Five peculiar figures are pictured here in a topsy-turvy setting, where space and objects are totally distorted. They are the women of the Carrer d'Avinyo, a street in Barcelona. The one on the left seems to be turning into a drape from the hip down. Her body is tinted many earth colors, and the leg that juts forward is outlined in blue. The next two women stare straight out, but their noses are in profile. The ferocious figure on the right has a strangelyl distorted body. Most peculiar of all is the squatting figure. The back of her torso, the side of her leg, and the front of her face are all shown at once, making it seem as though she has been taken apart and then put together again.
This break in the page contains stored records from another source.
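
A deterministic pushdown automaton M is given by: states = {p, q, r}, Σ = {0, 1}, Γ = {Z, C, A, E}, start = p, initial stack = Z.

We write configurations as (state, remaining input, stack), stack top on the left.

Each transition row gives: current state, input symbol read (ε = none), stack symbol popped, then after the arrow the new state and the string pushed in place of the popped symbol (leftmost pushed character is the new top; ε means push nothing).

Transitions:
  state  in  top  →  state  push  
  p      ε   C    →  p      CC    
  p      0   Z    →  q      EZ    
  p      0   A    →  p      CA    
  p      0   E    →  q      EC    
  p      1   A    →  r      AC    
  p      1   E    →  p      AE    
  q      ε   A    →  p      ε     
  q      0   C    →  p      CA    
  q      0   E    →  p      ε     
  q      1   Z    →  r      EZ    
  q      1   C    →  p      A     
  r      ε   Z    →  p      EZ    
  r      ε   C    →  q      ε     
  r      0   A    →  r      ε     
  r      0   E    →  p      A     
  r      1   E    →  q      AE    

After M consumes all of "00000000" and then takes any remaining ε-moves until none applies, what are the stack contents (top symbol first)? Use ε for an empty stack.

(p, 00000000, Z)
  read 0, top Z: go to q, push EZ → (q, 0000000, EZ)
  read 0, top E: go to p, push ε → (p, 000000, Z)
  read 0, top Z: go to q, push EZ → (q, 00000, EZ)
  read 0, top E: go to p, push ε → (p, 0000, Z)
  read 0, top Z: go to q, push EZ → (q, 000, EZ)
  read 0, top E: go to p, push ε → (p, 00, Z)
  read 0, top Z: go to q, push EZ → (q, 0, EZ)
  read 0, top E: go to p, push ε → (p, ε, Z)
All input consumed in state p with stack Z.

Z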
The two women standing on the far left and right pull back a curtain to reveal the scene. The drapery is as stiff as a tree trunk on the left side of the painting, and falls below the frame on the right. More drapes are in between. The drapery mixes up the different areas of the painting and makes it difficult to tell where the figures end and the curtain begins. In the left corner of the canvas, a woman's foot indicates the floor that disappears behind an oddly shattered bown of fruit. Picasso fractures everything into interesting pieces.
Nothing in Picasso's earlier work had prepared his contemporaries for this painting. It was unlike anything ever seen before. Although its subject - a group of nude women - is a traditional one, he transformed it dramatically.